For many who follow the fortunes of Celtic Football Club there is a feeling that the events which occurred in the Boys club all those years ago remains unfinished business. I hope the club does the right thing. This area is of course a legal minefield and if they insist they have no legal connection to the Boys Club, they do at least have a moral responsibility. Manchester City set up a ‘Victims Compensation Scheme’ in order to compensates the targets of predators Barry Bennell and John Broome who abused boys at City’s feeder clubs. In doing so City are not admitting blame for what occurred, for that lies with the evil people who committed those acts, but rather they are accepting that they can’t simply wash their hands of youngsters whose dreams of a career in football were destroyed by wicked men. I hope Celtic act in a similar manner and right a historic wrong.
As for those who use historic abuse cases to throw mud at the modern Celtic; they are to be pitied more than hated as they are allowing their hatred to overwhelm any empathy they may have had for victims. Michelle Obama spoke of mud-slinging in Politics and used the memorable phrase, ‘When they go low, we go high.’ To remind these people that there were active abusers at their own club may expose their rank hypocrisy but it merely throws petrol on the fire and sinks to their level.
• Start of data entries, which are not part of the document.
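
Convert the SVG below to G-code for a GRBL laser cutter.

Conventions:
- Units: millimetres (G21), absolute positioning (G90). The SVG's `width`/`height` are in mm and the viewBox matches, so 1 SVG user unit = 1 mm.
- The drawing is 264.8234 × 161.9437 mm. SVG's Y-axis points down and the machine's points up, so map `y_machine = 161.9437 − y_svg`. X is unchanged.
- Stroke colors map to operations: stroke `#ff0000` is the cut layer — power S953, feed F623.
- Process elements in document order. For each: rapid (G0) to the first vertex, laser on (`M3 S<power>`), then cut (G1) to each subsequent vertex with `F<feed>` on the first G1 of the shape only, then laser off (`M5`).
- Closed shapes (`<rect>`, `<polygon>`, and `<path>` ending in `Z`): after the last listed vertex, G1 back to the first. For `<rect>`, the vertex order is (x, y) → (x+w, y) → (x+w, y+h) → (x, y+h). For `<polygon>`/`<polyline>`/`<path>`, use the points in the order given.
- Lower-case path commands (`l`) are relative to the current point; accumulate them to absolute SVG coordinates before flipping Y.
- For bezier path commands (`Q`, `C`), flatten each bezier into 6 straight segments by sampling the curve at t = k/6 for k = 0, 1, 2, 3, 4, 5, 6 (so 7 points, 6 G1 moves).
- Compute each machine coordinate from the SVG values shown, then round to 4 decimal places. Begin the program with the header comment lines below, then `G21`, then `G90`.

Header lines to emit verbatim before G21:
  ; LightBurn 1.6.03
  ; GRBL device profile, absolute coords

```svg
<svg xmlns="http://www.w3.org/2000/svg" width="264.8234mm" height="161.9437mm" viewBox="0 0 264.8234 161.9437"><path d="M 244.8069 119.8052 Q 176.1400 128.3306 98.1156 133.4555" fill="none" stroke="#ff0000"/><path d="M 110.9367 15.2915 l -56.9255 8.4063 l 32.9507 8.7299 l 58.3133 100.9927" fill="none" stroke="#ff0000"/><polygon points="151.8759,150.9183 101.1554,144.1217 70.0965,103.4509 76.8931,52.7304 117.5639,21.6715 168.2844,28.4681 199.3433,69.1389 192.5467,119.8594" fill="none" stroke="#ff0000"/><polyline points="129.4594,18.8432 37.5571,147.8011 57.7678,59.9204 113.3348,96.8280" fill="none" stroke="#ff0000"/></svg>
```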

I recall at school the story of Cain and Abel being explained to me by my excellent, young teacher. God asks Cain where his brother Abel is he replied, ‘I know not. Am I my brother’s keeper?’ My teacher explained that passage to us by saying that we are our brother’s keeper. We do have a social responsibility towards each other. That plays out in charitable acts when world events such as famine or war strike but also in helping those struggling closer at hand. We may live in less religious times these days but the metaphor of being our brother’s keeper still holds some power. Good people whether they are religious or not will always look out for others.
Do the right thing Celtic. It’s not an admission of guilt; it’s looking out for those whose dreams of wearing those famous hooped shirts were destroyed by evil men.
We can’t change the past but we can acknowledge the wrongs which occurred and ensure that we have systems in place to see that it never happens again.